In April 1932, a mob took a white man from the Cheyenne County, Kans., jail and hanged him.

In May 1932, another white man, accused of dynamiting a store, was taken from the Princeton, Ky., jail and hanged.

In September 1932, a Negro accused of shooting a sheriff was taken from the Crosett, Ark., jail and hanged.

In November 1932, a Negro was taken from the town marshal at Wisner, La., and lynched.

In February 1933, a Negro accused of the murder of the cashier of a bank was lynched in Ringgold, La., while in the custody of the sheriff.

In June 1933, two white men accused of murder were taken from the jail in Scott County, Tenn., and lynched.

In July 1933, a Negro accused of striking a white truck driver was taken from the Clinton County, S.C.. jail and lynched.

In August 1933, two Negro boys, 17 and 18 years old, accused of murder, were taken from the authorities and lynched while being transferred from Tuscaloosa, Ala.. to Birmingham for safekeeping. In September 1933, a Negro was shot to death by a mob, which took him from the custody of a deputy sheriff at Opelousas, La.

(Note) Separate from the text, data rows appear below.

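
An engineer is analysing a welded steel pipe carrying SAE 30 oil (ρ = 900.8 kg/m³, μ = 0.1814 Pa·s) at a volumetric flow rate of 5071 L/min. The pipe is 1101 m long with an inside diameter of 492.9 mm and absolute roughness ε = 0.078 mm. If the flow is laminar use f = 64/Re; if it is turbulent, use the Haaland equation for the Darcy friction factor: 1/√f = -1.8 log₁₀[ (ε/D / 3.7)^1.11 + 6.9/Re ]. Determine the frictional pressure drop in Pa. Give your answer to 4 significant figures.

ΔP ≈ 11650 Pa

Q = 5071 L/min = 5071/60000 = 0.08452 m³/s.
Cross-sectional area A = πD²/4 = π(0.4929)²/4 = 0.1908 m²; mean velocity V = Q/A = 0.08452/0.1908 = 0.4429 m/s.
Reynolds number Re = ρVD/μ = 900.8 · 0.4429 · 0.4929 / 0.181 = 1084.
Re < 2300 → laminar flow, so f = 64/Re = 64/1084 = 0.05903 (the turbulent correlation is not needed).
Darcy-Weisbach: ΔP = f(L/D)(ρV²/2) = 0.05903·(1101/0.4929)·(900.8·0.4429²/2) = 0.05903·2234·88.36 = 1.165e+04 Pa.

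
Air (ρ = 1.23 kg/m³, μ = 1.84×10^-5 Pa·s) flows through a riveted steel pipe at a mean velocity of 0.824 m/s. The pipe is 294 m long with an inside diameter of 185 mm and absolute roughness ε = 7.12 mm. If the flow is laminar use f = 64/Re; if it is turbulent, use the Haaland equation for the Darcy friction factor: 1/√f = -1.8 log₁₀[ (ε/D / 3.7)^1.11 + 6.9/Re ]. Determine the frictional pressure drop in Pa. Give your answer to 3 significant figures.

Reynolds number Re = ρVD/μ = 1.23 · 0.824 · 0.185 / 1.84e-05 = 1.019e+04.
Re > 4000 → turbulent. Relative roughness ε/D = 0.00712/0.185 = 0.0385. Haaland: 1/√f = -1.8 log₁₀[(0.0385/3.7)^1.11 + 6.9/1.019e+04] = -1.8 log₁₀[0.00629 + 0.000677] = 3.882, so f = 0.06636.
Darcy-Weisbach: ΔP = f(L/D)(ρV²/2) = 0.06636·(294/0.185)·(1.23·0.824²/2) = 0.06636·1589·0.4176 = 44.04 Pa.

ΔP ≈ 44.0 Pa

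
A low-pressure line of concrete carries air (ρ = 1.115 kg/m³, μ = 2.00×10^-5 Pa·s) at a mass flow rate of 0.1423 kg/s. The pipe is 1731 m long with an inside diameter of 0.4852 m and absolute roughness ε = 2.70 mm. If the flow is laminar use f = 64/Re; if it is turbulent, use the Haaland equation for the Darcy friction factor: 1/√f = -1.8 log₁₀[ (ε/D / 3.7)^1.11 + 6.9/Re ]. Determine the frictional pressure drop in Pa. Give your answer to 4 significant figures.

A = πD²/4 = π(0.4852)²/4 = 0.1849 m²; mean velocity V = ṁ/(ρA) = 0.1423/(1.115 · 0.1849) = 0.6902 m/s.
Reynolds number Re = ρVD/μ = 1.115 · 0.6902 · 0.4852 / 2e-05 = 1.867e+04.
Re > 4000 → turbulent. Relative roughness ε/D = 0.0027/0.4852 = 0.00556. Haaland: 1/√f = -1.8 log₁₀[(0.00556/3.7)^1.11 + 6.9/1.867e+04] = -1.8 log₁₀[0.000736 + 0.00037] = 5.322, so f = 0.03531.
Darcy-Weisbach: ΔP = f(L/D)(ρV²/2) = 0.03531·(1731/0.4852)·(1.115·0.6902²/2) = 0.03531·3568·0.2656 = 33.46 Pa.

ΔP ≈ 33.46 Pa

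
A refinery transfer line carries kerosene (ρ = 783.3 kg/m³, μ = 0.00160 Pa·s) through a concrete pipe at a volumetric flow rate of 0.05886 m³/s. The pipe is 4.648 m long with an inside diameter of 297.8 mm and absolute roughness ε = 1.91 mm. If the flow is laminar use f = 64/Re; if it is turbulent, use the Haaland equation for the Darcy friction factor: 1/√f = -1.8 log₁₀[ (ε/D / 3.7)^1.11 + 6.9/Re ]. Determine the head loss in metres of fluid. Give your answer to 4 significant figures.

h_f ≈ 0.01900 m

Cross-sectional area A = πD²/4 = π(0.2978)²/4 = 0.06965 m²; mean velocity V = Q/A = 0.05886/0.06965 = 0.845 m/s.
Reynolds number Re = ρVD/μ = 783.3 · 0.845 · 0.2978 / 0.0016 = 1.232e+05.
Re > 4000 → turbulent. Relative roughness ε/D = 0.00191/0.2978 = 0.00641. Haaland: 1/√f = -1.8 log₁₀[(0.00641/3.7)^1.11 + 6.9/1.232e+05] = -1.8 log₁₀[0.000861 + 5.6e-05] = 5.467, so f = 0.03345.
Darcy-Weisbach: ΔP = f(L/D)(ρV²/2) = 0.03345·(4.648/0.2978)·(783.3·0.845²/2) = 0.03345·15.61·279.7 = 146 Pa.
Head loss h_f = ΔP/(ρg) = 146/(783.3·9.81) = 0.01900 m.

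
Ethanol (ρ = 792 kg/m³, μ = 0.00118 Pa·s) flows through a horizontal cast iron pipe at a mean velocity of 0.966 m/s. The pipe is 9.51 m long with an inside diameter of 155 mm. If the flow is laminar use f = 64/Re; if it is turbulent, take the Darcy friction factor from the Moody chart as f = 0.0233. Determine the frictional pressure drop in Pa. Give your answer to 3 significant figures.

ΔP ≈ 528 Pa

Reynolds number Re = ρVD/μ = 792 · 0.966 · 0.155 / 0.00118 = 1.005e+05.
Re > 4000 → turbulent; use the Moody-chart value f = 0.0233.
Darcy-Weisbach: ΔP = f(L/D)(ρV²/2) = 0.0233·(9.51/0.155)·(792·0.966²/2) = 0.0233·61.35·369.5 = 528.3 Pa.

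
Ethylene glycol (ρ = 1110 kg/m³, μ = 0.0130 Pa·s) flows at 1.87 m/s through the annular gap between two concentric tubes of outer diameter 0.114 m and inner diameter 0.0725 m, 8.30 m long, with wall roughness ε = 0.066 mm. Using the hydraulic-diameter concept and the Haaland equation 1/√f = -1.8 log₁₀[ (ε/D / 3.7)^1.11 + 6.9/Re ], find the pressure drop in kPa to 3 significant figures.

Hydraulic diameter D_h = 4A/P = D_o - D_i = 0.114 - 0.0725 = 0.0415 m.
Re = ρVD_h/μ = 1110·1.87·0.0415/0.013 = 6626.
ε/D_h = 6.6e-05/0.0415 = 0.00159; Haaland gives 1/√f = -1.8 log₁₀[0.000183+0.00104] = 5.242, so f = 0.0364.
ΔP = f(L/D_h)(ρV²/2) = 0.0364·8.3/0.0415·1941 = 1.413e+04 Pa.
ΔP = 14.1 kPa.

ΔP ≈ 14.1 kPa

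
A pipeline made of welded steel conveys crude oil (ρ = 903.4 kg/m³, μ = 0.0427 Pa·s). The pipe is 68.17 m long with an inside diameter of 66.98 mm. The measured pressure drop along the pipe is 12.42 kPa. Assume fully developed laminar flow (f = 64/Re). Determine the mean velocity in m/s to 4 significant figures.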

In October 1933, a Negro was taken from the jail at Ninety-Six, S.C., and beaten to death. In the same month another Negro was taken from the jail at Princess Anne, Md., and hanged by a mob. In the same month another Negro was taken from the Richland, Ga., jail and hanged.

In January 1934, a 20-year-old Negro, accused of slugging a miner, was forcibly removed from the jail in Perry County, Ky., and lynched; and in the same month a Negro was lynched while being transferred from the county jail at Tampa, Fla., to the State authorities.